Trümpi, his thesis centred on the rivalry between the orchestras, pays little attention to individual tragedies and the lack of personal consequences for miscreants. Despite this shortcoming, there is much to admire in his trove of graphs and documents, which reveal the influence of authoritarian government on every aspect of the two orchestras’ activities, not least their repertoires.
There is something at once absurd and deeply ominous about civil service debates on the level of daily allowance to be paid to musicians on tour in German-occupied countries – countries that were stripped of their wealth and parts of their populations. Trümpi calls this bureaucratic process the ‘politicization’ of the orchestras.

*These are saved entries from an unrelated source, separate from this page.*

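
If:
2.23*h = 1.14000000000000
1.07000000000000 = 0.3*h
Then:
No Solution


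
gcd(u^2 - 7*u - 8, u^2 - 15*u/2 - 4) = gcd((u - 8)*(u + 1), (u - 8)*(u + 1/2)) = u - 8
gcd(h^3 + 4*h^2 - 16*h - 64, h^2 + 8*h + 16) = h^2 + 8*h + 16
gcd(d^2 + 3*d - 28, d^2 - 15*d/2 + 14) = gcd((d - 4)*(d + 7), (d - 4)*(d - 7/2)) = d - 4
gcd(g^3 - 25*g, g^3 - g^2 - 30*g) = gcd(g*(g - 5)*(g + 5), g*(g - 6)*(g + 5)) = g^2 + 5*g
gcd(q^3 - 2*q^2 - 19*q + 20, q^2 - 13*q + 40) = q - 5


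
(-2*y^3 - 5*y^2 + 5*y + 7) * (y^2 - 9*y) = -2*y^5 + 13*y^4 + 50*y^3 - 38*y^2 - 63*y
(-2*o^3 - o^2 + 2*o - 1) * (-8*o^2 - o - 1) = 16*o^5 + 10*o^4 - 13*o^3 + 7*o^2 - o + 1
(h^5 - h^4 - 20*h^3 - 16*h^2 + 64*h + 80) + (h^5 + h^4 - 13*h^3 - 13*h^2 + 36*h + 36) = 2*h^5 - 33*h^3 - 29*h^2 + 100*h + 116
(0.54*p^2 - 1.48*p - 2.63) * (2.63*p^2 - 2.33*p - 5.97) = 1.4202*p^4 - 5.1506*p^3 - 6.6923*p^2 + 14.9635*p + 15.7011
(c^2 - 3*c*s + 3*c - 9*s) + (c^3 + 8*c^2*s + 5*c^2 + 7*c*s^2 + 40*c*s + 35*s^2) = c^3 + 8*c^2*s + 6*c^2 + 7*c*s^2 + 37*c*s + 3*c + 35*s^2 - 9*s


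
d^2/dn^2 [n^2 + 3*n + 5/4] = 2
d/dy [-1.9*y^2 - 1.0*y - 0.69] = -3.8*y - 1.0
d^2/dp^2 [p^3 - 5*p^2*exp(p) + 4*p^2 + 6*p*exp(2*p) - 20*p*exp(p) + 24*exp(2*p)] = -5*p^2*exp(p) + 24*p*exp(2*p) - 40*p*exp(p) + 6*p + 120*exp(2*p) - 50*exp(p) + 8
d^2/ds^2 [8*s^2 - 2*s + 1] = 16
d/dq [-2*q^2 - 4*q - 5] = -4*q - 4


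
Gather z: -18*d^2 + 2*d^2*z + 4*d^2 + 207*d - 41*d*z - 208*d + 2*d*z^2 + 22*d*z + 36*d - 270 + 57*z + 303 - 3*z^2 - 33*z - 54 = -14*d^2 + 35*d + z^2*(2*d - 3) + z*(2*d^2 - 19*d + 24) - 21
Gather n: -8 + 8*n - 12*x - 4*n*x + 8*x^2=n*(8 - 4*x) + 8*x^2 - 12*x - 8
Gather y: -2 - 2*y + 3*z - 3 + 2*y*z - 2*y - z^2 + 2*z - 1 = y*(2*z - 4) - z^2 + 5*z - 6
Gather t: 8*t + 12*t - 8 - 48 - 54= 20*t - 110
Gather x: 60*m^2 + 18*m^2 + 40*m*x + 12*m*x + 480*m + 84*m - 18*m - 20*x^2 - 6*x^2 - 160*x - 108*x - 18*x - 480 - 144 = 78*m^2 + 546*m - 26*x^2 + x*(52*m - 286) - 624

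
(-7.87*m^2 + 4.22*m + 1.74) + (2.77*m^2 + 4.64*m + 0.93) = -5.1*m^2 + 8.86*m + 2.67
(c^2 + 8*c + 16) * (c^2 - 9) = c^4 + 8*c^3 + 7*c^2 - 72*c - 144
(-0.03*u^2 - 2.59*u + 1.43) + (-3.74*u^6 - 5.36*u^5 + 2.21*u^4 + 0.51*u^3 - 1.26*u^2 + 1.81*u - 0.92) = -3.74*u^6 - 5.36*u^5 + 2.21*u^4 + 0.51*u^3 - 1.29*u^2 - 0.78*u + 0.51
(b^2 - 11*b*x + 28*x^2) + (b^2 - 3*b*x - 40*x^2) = 2*b^2 - 14*b*x - 12*x^2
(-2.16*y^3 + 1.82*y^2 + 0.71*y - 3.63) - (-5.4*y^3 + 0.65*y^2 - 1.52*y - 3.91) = 3.24*y^3 + 1.17*y^2 + 2.23*y + 0.28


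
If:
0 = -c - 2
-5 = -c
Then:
No Solution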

To my mind, it had more to do with the nullification of individual conscience and the mass suspension of moral responsibility.
Most chilling of all, these exchanges took place within a framework of law. Everything was completely legal and in conformity with statute and precedent. Hitler governed by executive decree, a method that has suddenly come into vogue again. It was a form of government that was subject to no checks or balances except those provided by the nation’s leading institutions. Engaged with a government that they generally supported, musicians of the Berlin Philharmonic and Vienna Philharmonic abandoned all considerations of humanity and collaborated with the greatest evil. There are lessons here for our own grave times.